Freshman Winifred Fritz-Durocher said although she has not witnessed any widespread changes made by Meyers, new administration staff could affect her high school experience. 

“I guess that the change in leadership could change some things about the school. My parents might have told me he was resigning, I just didn’t really know that much about it. The only place that I’ve really seen what he has done is in 6425 News, so I don’t really know what he has done here,” Fritz-Durocher said.

Meyers said just because he is leaving the high school, it does not mean his message will stop being spread. 

“I think the important thing for all of us to remember is when you leave something it doesn’t mean the work has to stop, it just means somebody else is going to continue the work,” Meyers said. “Mr. Goggleye and Ms. Busse are great teammates, and they’re going to do amazing things, and I know our district is going to do what they need to to find somebody who’s ready to take on the challenge of continuing those things.”

According to Meyers, although he won’t be directly involved in hiring the new principal, he predicts the district will lay out a process involving stakeholders to find a replacement.

“I want to make sure that it’s a smooth transition for everybody. The students deserve it and the teachers deserve it, as well as the families,” Meyers said. 

According to freshman Luke Affeldt, the resignation was unexpected and he does not expect to be dramatically affected by the change in leadership.

“I did not think that he was going to. It might be different from what I am doing now because there is a different principal there, I don’t think it will be that different, though,” Affeldt said.

Meyers said one of his biggest focuses as principal was racial equity. He went on to say that he has seen the district go through a big transition with regards to equity and is proud to say the high school has been at the forefront of parts of that change. 

“I hope we continue to just internalize and make it what we do.

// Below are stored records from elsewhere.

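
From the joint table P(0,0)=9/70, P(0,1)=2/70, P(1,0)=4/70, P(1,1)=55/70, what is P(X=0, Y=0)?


Read from table: P(X=0, Y=0) = 9/70

9/70


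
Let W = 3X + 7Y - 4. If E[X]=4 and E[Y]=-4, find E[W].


E[3X + 7Y - 4] = 3*E[X] + 7*E[Y] - 4
= (3)*(4) + (7)*(-4) + (-4)
= 12 - 28 - 4 = -20

-20


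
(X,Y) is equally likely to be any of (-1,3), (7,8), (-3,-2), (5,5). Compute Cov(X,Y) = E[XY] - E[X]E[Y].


E[X]=2, E[Y]=7/2, E[XY]=21
Cov(X,Y) = E[XY] - E[X]E[Y] = 21 - 2*7/2 = 14

14


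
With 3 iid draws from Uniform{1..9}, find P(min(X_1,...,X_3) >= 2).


P(min >= 2) = P(all X_i >= 2) = (P(X_1 >= 2))^3
= (8/9)^3 = 512/729

512/729


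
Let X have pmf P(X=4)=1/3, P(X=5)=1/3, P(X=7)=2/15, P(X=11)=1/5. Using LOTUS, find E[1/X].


E[1/X] = sum(g(x)*P(x))
= 1/4*1/3 + 1/5*1/3 + 1/7*2/15 + 1/11*1/5
= 173/924

173/924


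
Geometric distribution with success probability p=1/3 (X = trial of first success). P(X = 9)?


P(X=9) = (1-p)^8 * p = (2/3)^8 * 1/3
= 256/6561 * 1/3 = 256/19683

256/19683


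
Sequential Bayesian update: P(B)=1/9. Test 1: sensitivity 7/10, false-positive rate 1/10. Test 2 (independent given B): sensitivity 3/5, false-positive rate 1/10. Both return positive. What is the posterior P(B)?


After test 1: P(+) = 7/10*1/9 + 1/10*8/9 = 1/6
P(B|+) = (7/90)/(1/6) = 7/15
After test 2 (use post1 as new prior): P(+) = 3/5*7/15 + 1/10*8/15 = 1/3
P(B|+,+) = (7/25)/(1/3) = 21/25

21/25


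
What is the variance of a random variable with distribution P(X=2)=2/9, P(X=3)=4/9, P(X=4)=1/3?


E[X] = 28/9, E[X^2] = 92/9
Var(X) = E[X^2] - (E[X])^2 = 92/9 - (28/9)^2 = 44/81

44/81


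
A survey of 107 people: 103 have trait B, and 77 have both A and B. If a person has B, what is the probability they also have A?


P(A|B) = P(A∩B)/P(B) = (77/107)/(103/107) = 77/103

77/103


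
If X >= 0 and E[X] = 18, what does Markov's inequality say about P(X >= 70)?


Markov: P(X >= a) <= E[X]/a
P(X >= 70) <= 18/70 = 9/35

9/35


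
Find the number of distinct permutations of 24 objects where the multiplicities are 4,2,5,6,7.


24! = 620448401733239439360000
Denominator: 4!=24 * 2!=2 * 5!=120 * 6!=720 * 7!=5040
Coefficient = 620448401733239439360000 / 20901888000 = 29683844910720

29683844910720


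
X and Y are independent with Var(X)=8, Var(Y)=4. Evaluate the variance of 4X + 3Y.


Independence => Cov(X,Y)=0
Var(4X + 3Y) = 4^2*Var(X) + 3^2*Var(Y)
= 16*8 + 9*4 = 164

164


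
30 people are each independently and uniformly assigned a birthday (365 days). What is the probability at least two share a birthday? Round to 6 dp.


P(all different) = prod((365-i)/365 for i=0..29) = 0.293684
P(at least one match) = 1 - 0.293684 = 0.706316

0.706316


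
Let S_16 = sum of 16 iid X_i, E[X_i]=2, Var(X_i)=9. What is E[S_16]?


E[S_n] = n*E[X_1] = 16*2 = 32

32


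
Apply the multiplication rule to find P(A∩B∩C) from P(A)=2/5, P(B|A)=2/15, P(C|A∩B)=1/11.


P(A∩B∩C) = P(A) * P(B|A) * P(C|A∩B)
= 2/5 * 2/15 * 1/11
= 4/75 * 1/11 = 4/825

4/825


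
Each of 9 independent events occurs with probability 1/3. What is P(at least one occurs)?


P(at least one) = 1 - P(none)
P(none) = (1 - 1/3)^9 = (2/3)^9 = 512/19683
P(at least one) = 1 - 512/19683 = 19171/19683

19171/19683


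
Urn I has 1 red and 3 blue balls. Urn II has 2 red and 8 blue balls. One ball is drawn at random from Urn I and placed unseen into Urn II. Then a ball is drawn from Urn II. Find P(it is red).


P(transfer red) = 1/4; P(transfer blue) = 3/4
If red transferred: Urn II has 3 red of 11, so P(red|red moved) = 3/11
If blue transferred: Urn II has 2 red of 11, so P(red|blue moved) = 2/11
By total probability: P(red) = 1/4*3/11 + 3/4*2/11 = 9/44

9/44


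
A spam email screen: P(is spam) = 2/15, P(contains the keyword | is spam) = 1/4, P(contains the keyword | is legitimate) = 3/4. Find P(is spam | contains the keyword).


P(A) = P(A|B)P(B) + P(A|B')P(B') = 1/4*2/15 + 3/4*13/15 = 41/60
P(B|A) = P(A|B)P(B)/P(A) = (1/30)/(41/60) = 2/41

2/41


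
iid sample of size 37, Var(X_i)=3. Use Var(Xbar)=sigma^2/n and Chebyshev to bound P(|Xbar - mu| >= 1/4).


Var(Xbar) = Var(X)/n = 3/37
Chebyshev: P(|Xbar-mu| >= 1/4) <= Var(Xbar)/(1/4)^2 = (3/37)/(1/16) = 48/37
Bound exceeds 1, so trivial bound: 1

1


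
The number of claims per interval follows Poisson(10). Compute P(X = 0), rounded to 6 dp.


P(X=0) = e^(-10) * 10^0 / 0!
≈ 0.00004539992976 * 1 / 1
≈ 0.000045

0.000045


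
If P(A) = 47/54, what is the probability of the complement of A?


P(A') = 1 - P(A) = 1 - 47/54 = 7/54

7/54


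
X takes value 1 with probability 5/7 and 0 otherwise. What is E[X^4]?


For Bernoulli: X in {0,1}
E[X^4] = 0^4*(1-5/7) + 1^4*5/7 = 5/7

5/7


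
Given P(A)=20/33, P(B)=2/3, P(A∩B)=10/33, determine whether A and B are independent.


P(A)*P(B) = 20/33*2/3 = 40/99
P(A∩B) = 10/33 != 40/99, so not independent

No, A and B are not independent


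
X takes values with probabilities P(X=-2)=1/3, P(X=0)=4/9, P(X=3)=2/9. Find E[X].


E[X] = sum(x * P(x))
= -2*1/3 + 0*4/9 + 3*2/9
= 0

0


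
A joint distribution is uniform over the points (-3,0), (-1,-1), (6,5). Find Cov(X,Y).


E[X]=2/3, E[Y]=4/3, E[XY]=31/3
Cov(X,Y) = E[XY] - E[X]E[Y] = 31/3 - 2/3*4/3 = 85/9

85/9


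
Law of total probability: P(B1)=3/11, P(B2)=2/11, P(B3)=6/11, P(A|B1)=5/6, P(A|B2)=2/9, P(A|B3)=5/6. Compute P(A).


P(A) = P(A|B1)P(B1) + P(A|B2)P(B2) + P(A|B3)P(B3)
= 5/6*3/11 + 2/9*2/11 + 5/6*6/11
= 5/22 + 4/99 + 5/11 = 13/18

13/18


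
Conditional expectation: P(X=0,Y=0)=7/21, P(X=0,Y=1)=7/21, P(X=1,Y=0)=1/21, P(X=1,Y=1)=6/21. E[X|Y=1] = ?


P(Y=1) = 13/21
E[X|Y=1] = (0*7 + 1*6)/13 = 6/13

6/13


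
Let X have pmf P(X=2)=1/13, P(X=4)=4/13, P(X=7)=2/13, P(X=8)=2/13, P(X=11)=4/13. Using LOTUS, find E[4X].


E[4X] = sum(g(x)*P(x))
= 8*1/13 + 16*4/13 + 28*2/13 + 32*2/13 + 44*4/13
= 368/13

368/13


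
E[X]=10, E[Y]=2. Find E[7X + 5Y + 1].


E[7X + 5Y + 1] = 7*E[X] + 5*E[Y] + 1
= (7)*(10) + (5)*(2) + (1)
= 70 + 10 + 1 = 81

81


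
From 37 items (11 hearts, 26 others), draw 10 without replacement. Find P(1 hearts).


P(X=1) = C(11,1)*C(26,9) / C(37,10)
= 11*3124550 / 348330136
= 34370050/348330136 = 1562275/15833188

1562275/15833188


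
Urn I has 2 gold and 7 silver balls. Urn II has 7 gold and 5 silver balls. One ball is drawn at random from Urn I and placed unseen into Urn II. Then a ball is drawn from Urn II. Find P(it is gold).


P(transfer gold) = 2/9; P(transfer silver) = 7/9
If gold transferred: Urn II has 8 gold of 13, so P(gold|gold moved) = 8/13
If silver transferred: Urn II has 7 gold of 13, so P(gold|silver moved) = 7/13
By total probability: P(gold) = 2/9*8/13 + 7/9*7/13 = 5/9

5/9


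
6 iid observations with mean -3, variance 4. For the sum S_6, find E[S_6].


E[S_n] = n*E[X_1] = 6*-3 = -18

-18


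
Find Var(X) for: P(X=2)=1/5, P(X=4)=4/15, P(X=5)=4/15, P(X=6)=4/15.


E[X] = 22/5, E[X^2] = 64/3
Var(X) = E[X^2] - (E[X])^2 = 64/3 - (22/5)^2 = 148/75

148/75


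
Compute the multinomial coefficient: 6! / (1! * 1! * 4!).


6! = 720
Denominator: 1!=1 * 1!=1 * 4!=24
Coefficient = 720 / 24 = 30

30


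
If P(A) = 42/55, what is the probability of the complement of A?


P(A') = 1 - P(A) = 1 - 42/55 = 13/55

13/55


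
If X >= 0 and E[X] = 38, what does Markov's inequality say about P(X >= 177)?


Markov: P(X >= a) <= E[X]/a
P(X >= 177) <= 38/177

38/177


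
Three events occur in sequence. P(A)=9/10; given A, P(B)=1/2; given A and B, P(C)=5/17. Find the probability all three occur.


P(A∩B∩C) = P(A) * P(B|A) * P(C|A∩B)
= 9/10 * 1/2 * 5/17
= 9/20 * 5/17 = 9/68

9/68


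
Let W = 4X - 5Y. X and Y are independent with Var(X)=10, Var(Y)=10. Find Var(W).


Independence => Cov(X,Y)=0
Var(4X - 5Y) = 4^2*Var(X) + (-5)^2*Var(Y)
= 16*10 + 25*10 = 410

410


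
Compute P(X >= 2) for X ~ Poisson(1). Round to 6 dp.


P(X>=2) = 1 - P(X<=1) = 1 - (e^(-1)*1^0/0! + e^(-1)*1^1/1!)
≈ 1 - (0.3678794412 + 0.3678794412)
= 1 - 0.7357588824 = 0.2642411176
≈ 0.264241

0.264241


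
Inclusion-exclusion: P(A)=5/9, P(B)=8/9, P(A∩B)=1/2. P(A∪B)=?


P(A∪B) = P(A) + P(B) - P(A∩B)
= 5/9 + 8/9 - 1/2 = 17/18

17/18


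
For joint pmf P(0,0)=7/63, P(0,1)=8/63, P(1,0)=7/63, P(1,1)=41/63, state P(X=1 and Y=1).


Read from table: P(X=1, Y=1) = 41/63

41/63


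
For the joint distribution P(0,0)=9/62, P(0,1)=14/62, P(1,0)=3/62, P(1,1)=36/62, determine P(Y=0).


P(Y=0) = P(0,0)+P(1,0) = 9/62 + 3/62 = 12/62 = 6/31

6/31


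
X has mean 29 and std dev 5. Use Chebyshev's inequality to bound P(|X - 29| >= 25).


k = 25/5 = 5
Chebyshev: P(|X-mu| >= k*sigma) <= 1/k^2 = 1/5^2 = 1/25

1/25


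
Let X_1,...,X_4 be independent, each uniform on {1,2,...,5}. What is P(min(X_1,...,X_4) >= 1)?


P(min >= 1) = P(all X_i >= 1) = (P(X_1 >= 1))^4
= (5/5)^4 = 1^4 = 1

1


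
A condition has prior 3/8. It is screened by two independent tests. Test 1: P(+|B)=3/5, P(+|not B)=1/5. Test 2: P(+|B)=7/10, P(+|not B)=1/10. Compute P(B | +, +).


After test 1: P(+) = 3/5*3/8 + 1/5*5/8 = 7/20
P(B|+) = (9/40)/(7/20) = 9/14
After test 2 (use post1 as new prior): P(+) = 7/10*9/14 + 1/10*5/14 = 17/35
P(B|+,+) = (9/20)/(17/35) = 63/68

63/68


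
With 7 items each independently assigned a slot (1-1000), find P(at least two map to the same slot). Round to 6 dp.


P(all different) = prod((1000-i)/1000 for i=0..6) = 0.979174
P(at least one match) = 1 - 0.979174 = 0.020826

0.020826


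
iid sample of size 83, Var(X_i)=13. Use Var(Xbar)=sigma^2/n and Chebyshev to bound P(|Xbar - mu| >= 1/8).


Var(Xbar) = Var(X)/n = 13/83
Chebyshev: P(|Xbar-mu| >= 1/8) <= Var(Xbar)/(1/8)^2 = (13/83)/(1/64) = 832/83
Bound exceeds 1, so trivial bound: 1

1


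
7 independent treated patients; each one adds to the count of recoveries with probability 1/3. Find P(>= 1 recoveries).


P(at least one) = 1 - P(none)
P(none) = (1 - 1/3)^7 = (2/3)^7 = 128/2187
P(at least one) = 1 - 128/2187 = 2059/2187

2059/2187


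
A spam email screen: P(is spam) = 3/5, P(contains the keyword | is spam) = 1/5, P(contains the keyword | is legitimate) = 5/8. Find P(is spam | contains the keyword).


P(A) = P(A|B)P(B) + P(A|B')P(B') = 1/5*3/5 + 5/8*2/5 = 37/100
P(B|A) = P(A|B)P(B)/P(A) = (3/25)/(37/100) = 12/37

12/37


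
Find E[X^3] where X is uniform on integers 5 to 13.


E[X^3] = (1/9) * sum(x^3 for x=5..13)
= 8181/9 = 909

909


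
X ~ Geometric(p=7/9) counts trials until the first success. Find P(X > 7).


P(X > 7) = P(first 7 trials all fail) = (1-p)^7 = (2/9)^7 = 128/4782969

128/4782969


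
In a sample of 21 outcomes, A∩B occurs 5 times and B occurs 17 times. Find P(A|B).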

And I already see it happening in our elementary schools, our middle school and our high school, where students can expect to have conversations about race and racial equity,” Meyers said. 

Meyers said he announced his resignation Feb. 12, but that does not mean he is done working as the principal, as there are currently many projects in motion. 

“I’m pausing on the thank yous and the goodbyes because we’ve got a lot of work left to do until June 30,” Meyers said. “And to be honest, I’m really looking forward to being a part of that work.”